Backlash as CS Kagwe Confesses Ignorance on How Vaccines Work

  • Health Cabinet Secretary Mutahi Kagwe.
    Health Cabinet Secretary Mutahi Kagwe.
  • Health Cabinet Secretary Mutahi Kagwe on Wednesday, November 11 came under fire from a section of Kenyans over his remarks on the Covid-19 vaccine developed by Pfizer.

    Kagwe was speaking as he appeared before the Senate’s Health Committee to give a status report on the fight against the Covid-19 pandemic.

    The CS admitted as he was being grilled in parliamentary committee over Covid-19 report that he did not understand how the vaccine would protect a person from the virus.

    A medicine vial labelled coronavirus vaccine.
    A medicine vial labelled coronavirus vaccine.

    "Yes we are hearing there is a vaccine…Pfizer say there is a vaccine but personally to tell you the truth, I have many doubts about it because they were talking about a disease that stops people from getting the virus.
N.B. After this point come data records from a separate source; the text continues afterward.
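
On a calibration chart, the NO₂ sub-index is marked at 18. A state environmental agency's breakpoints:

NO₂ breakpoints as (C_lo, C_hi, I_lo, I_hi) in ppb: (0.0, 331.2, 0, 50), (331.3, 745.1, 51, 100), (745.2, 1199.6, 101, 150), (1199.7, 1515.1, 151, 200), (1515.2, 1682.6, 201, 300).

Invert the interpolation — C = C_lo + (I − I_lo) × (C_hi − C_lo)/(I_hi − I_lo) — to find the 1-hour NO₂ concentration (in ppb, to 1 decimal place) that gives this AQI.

119.2

AQI 18 lies in the 0–50 band, which corresponds to 0.0–331.2 ppb.
C = 0.0 + (18−0)×(331.2−0.0)/(50−0) = 0.0 + 18×331.2/50 ≈ 119.232 ppb → 119.2 ppb to 1 dp.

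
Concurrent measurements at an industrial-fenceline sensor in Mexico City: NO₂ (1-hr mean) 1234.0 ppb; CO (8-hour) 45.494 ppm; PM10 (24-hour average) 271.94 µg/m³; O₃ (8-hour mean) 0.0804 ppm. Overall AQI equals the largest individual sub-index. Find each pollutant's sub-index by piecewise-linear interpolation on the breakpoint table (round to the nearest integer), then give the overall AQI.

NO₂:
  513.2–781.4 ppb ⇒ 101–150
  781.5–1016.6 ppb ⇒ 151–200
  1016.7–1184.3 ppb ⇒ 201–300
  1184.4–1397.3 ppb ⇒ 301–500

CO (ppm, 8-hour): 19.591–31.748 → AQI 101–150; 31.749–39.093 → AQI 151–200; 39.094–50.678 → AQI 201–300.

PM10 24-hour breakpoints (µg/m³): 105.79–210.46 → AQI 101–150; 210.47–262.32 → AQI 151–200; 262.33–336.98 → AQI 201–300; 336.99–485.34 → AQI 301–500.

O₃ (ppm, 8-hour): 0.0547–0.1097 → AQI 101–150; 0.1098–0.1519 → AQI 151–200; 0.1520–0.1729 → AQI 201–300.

NO₂: row 1184.4–1397.3 (AQI 301–500). (500−301)·(1234.0−1184.4)/(1397.3−1184.4) + 301 = 199·49.6/212.9 + 301 ≈ 347.36 → 347.
CO 45.494: bracket 39.094–50.678 → index 201–300; slope 99/11.584, offset 6.400.
AQI = 201 + 99/11.584·6.400 ≈ 255.70 ⇒ 256.
PM10 271.94: bracket 262.33–336.98 → index 201–300; slope 99/74.65, offset 9.61.
AQI = 201 + 99/74.65·9.61 ≈ 213.74 ⇒ 214.
O₃: row 0.0547–0.1097 (AQI 101–150). (150−101)·(0.0804−0.0547)/(0.1097−0.0547) + 101 = 49·0.0257/0.0550 + 101 ≈ 123.90 → 124.
Sub-indices: NO₂→347, CO→256, PM10→214, O₃→124. Overall AQI = max = 347; dominant pollutant is NO₂.
AQI 347: Hazardous.

347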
    "Now, I would like to know how they knew in the first place that I was going to get the virus. We are talking about treatment when I have a virus but when you tell me that I stopped you from getting the virus…how would you know I was going to get the virus in the first place? So for me, I have reservations about it," Kagwe stated.

    His remarks attracted backlash from a number of Kenyans who slated him for his ignorance on the vaccine despite him not being a medical expert.

    "This is the Minister for Health, Republic of Kenya. Academic background: BCom (University of Nairobi), MBA (USIU). He also went to Kagumo High and Kihate Primary School in Mukurweini. Ni kama alihata (It's like he missed) crucial lessons on how vaccines work," Nation columnist Gabriel Oguda complained.

    "President Uhuru Kenyatta Cabinet has been full of jokers. From employing a class 7 dropout from Mumias as CS to the silly Kiunjuri and Munya remarks on Locusts and now to Mutahi Kagwe poor reasoning on matters covid-19 vaccine," said Levi Sitati.

    Brenda Wambui commented that she puzzled how people would still believe in meritocracy when the person in charge of health would admit to lacking a basic understanding of how vaccines protect the human body.

    Kevin Fult explained that people sleep under mosquito nets, not because they are sure that we will be bitten by the female anopheles mosquito and contract malaria, but because they know that prevention is better than cure.

    This comes after Pfizer and BioNTech pharmaceutical companies on Monday, November 9 announced that the vaccine proved to be 90 per cent effective.